N. M. : Ce qui m'est arrivé est très étrange. J'avais environ quinze ans lorsque j'ai découvert tout à fait par hasard deux enregistrements d'opéra chez mes parents, qui n'en écoutaient jamais. Qui les avaient mis là, je ne le sais toujours pas, mais un jour après les avoir écoutés, je les ai repassés en boucle tout en chantant par dessus les voix de Maria Callas dans Tosca et de Mirella Freni dans La Bohème. Ma mère m'a surprise et m'a dit que j'avais peut être une voix. J'adorais chanter petite, mais pas l'opéra. Etant assez malheureuse à l’école, le théâtre m'a d’abord sauvée, puis ce fut l'opéra. Puccini a cette faculté d'attirer à la première écoute et j'ai été fascinée. J'ai donc passé des auditions pour savoir ce que les professionnels pensaient de moi et les choses se sont enclenchées. Je peux vous assurer que le jour où j'ai chanté Bohème à Bordeaux, j'étais particulièrement émue, car mon rêve se réalisait.

Quelles sont les carrières que vous enviez ?

N. M. : Celle de Maria Callas, reste un modèle. Après l’avoir entendue dans Tosca j'ai voulu tout écouter, l’entendre dans tous les enregistrements qu’elle avait laissés y compris les rares témoignages fimés : quelle émotion, quelle richesse pour un interprète que de la voir dans l'air de Manon même sans le récitatif, c'est un miracle. La carrière de Freni pour un tas d’autres raisons est également merveilleuse. Une carrière éclair ? Pourquoi pas, je peux comprendre le besoin d'aller vite, mais je voudrais pour ma part prendre le temps, chanter beaucoup et être crédible. Je voudrais être capable de savoir dire non, me préserver. Malgré mon jeune âge et les conséquences que cela peut impliquer, j'ai dans un passé très proche refusé certaines propositions car je ne me sentais pas prête et que j’estimais faire preuve de professionnalisme. Mireille m’a, par exemple, été demandée à un stade de ma carrière où je jugeais ce rôle inopportun. Raymond Duffaut est depuis venu m'entendre et m'a proposé de l’interpréter à Orange.
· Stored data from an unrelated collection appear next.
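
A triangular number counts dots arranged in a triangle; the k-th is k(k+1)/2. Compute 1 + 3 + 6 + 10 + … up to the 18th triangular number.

Σ i(i+1)/2 = (Σi² + Σi) / 2 over i = 1..18.
Σi = 171 and Σi² = 2109.
(1·2109 + 1·171) / 2 = 2280/2 = 1140.

1140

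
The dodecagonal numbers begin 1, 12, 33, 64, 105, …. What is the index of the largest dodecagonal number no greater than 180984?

Solve n(5n−4) ≤ 180984 for integer n.
n = 190 gives 179740 ≤ 180984, while n = 191 gives 181641 > 180984; so the answer is index 190.

190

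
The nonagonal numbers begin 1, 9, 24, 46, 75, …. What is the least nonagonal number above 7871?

Solve n(7n−5)/2 > 7871 for integer n.
The largest n with value ≤ 7871 is 47 (since 7614 ≤ 7871 < 7944), so the first above is n = 48, value 7944.

7944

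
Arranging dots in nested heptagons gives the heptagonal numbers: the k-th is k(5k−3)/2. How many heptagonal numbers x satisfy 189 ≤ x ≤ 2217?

The n-th heptagonal number is n(5n−3)/2.
Smallest index with value ≥ 189: n = 9 (giving 189).
Largest index with value ≤ 2217: n = 30 (giving 2205).
Indices 9 through 30: 22 terms.

22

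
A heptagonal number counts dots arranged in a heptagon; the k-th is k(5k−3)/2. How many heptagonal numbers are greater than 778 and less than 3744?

The n-th heptagonal number is n(5n−3)/2.
Smallest index with value > 778: n = 18 (giving 783).
Largest index with value < 3744: n = 38 (giving 3553).
Indices 18 through 38: 21 terms.

21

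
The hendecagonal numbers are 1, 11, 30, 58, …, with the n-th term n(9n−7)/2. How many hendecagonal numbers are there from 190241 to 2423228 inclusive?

529

The n-th hendecagonal number is n(9n−7)/2.
Smallest index with value ≥ 190241: n = 206 (giving 190241).
Largest index with value ≤ 2423228: n = 734 (giving 2421833).
Indices 206 through 734: 529 terms.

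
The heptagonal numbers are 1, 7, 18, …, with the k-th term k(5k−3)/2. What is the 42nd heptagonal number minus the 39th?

603

42·(5·42 − 3)/2 = 4347 and 39·(5·39 − 3)/2 = 3744.
Difference: 4347 − 3744 = 603.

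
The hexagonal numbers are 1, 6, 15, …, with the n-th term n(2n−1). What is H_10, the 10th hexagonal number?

190

The 10th hexagonal number is n(2n−1) with n = 10.
10·(2·10 − 1) = 10·19 = 190.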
J'étais inquiète, mais j’ai travaillé la partition l'été dernier et l’audition a été concluante puisque j’aborderai l’opéra de Gounod en 2010. Dans un an et demi ma voix aura encore évolué et je serai tout à fait prête à relever ce défi.

Waltraud Meier déclarait récemment qu’au cours des masterclasses qu’elle donne, elle était confrontée à une vraie crise, non pas des voix, il y en a toujours de très belles, mais des personnalités, parce que personne ne se préoccupe, selon elle, de développer des tempéraments forts. Qu’en pensez-vous ?
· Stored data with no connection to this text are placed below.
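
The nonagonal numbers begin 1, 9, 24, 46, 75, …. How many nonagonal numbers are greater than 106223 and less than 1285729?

The n-th nonagonal number is n(7n−5)/2.
Smallest index with value > 106223: n = 175 (giving 106750).
Largest index with value < 1285729: n = 606 (giving 1283811).
Indices 175 through 606: 432 terms.

432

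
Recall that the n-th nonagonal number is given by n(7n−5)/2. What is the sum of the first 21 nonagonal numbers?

11011

Σ i(7i−5)/2 = (7Σi² − 5Σi) / 2 over i = 1..21.
Σi = 231 and Σi² = 3311.
(7·3311 − 5·231) / 2 = 22022/2 = 11011.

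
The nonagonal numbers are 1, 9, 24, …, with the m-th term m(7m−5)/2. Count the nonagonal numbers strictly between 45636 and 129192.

78

The n-th nonagonal number is n(7n−5)/2.
Smallest index with value > 45636: n = 115 (giving 46000).
Largest index with value < 129192: n = 192 (giving 128544).
Indices 115 through 192: 78 terms.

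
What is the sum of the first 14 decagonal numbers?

3745

Σ i(4i−3) = 4Σi² − 3Σi over i = 1..14.
Σi = 105 and Σi² = 1015.
4·1015 − 3·105 = 3745.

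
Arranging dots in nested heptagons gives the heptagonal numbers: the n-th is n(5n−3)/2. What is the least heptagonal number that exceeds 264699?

265201

Solve n(5n−3)/2 > 264699 for integer n.
The largest n with value ≤ 264699 is 325 (since 263575 ≤ 264699 < 265201), so the first above is n = 326, value 265201.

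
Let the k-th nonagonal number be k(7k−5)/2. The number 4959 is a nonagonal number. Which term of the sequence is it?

Set n(7n−5)/2 = 4959, giving 7n² − 5n − 9918 = 0.
The discriminant is 25 + 56·4959 = 277729, and √277729 = 527.
So n = (5 + 527) / 14 = 532/14 = 38.

38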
N. M. : Il faut avoir de la personnalité dans ce métier, autrement on ne tient pas. Nous sommes en communauté, en troupe, même si elles changent souvent, mais nous devons être aptes pour résister et évacuer le stress. Nous pouvons garder une personnalité forte tout en étant honnête et sans avoir à jouer un personnage, ce que certains font à leurs dépens. Même s’il peut nous arriver de commettre des erreurs, il faut les assumer. J'ai parfois pensé que j'agissais mal, mais finalement j'ai compris que j'avais bien fait. Je n'ai jamais vu quelqu'un faire un caprice pour un caprice, nous sommes des professionnels. Quand il y a un problème et que nous l’anticipons en répétition, nous le faisons savoir et si le dialogue est possible, rien ne s'oppose à ce que nous trouvions une solution commune. Il faut du caractère, savoir doser, éviter que les bruits injustifiés ne vous suivent, ou ne vous précèdent. Une fois sur les planches je suis le personnage à 100% et j'y adhère, mais je peux m’en détacher une fois la représentation terminée. Je trouve Roxane terrible au début, mais je comprends son évolution rapide, son engagement, son choix de se retirer pendant quinze ans. Il ne faut pas lâcher l'émotion.

Au printemps 2008 paraissait votre premier album chez Decca intitulé « French heroines ». Avec le recul quels enseignements en avez-vous tiré et quels sont vos projets discographiques ?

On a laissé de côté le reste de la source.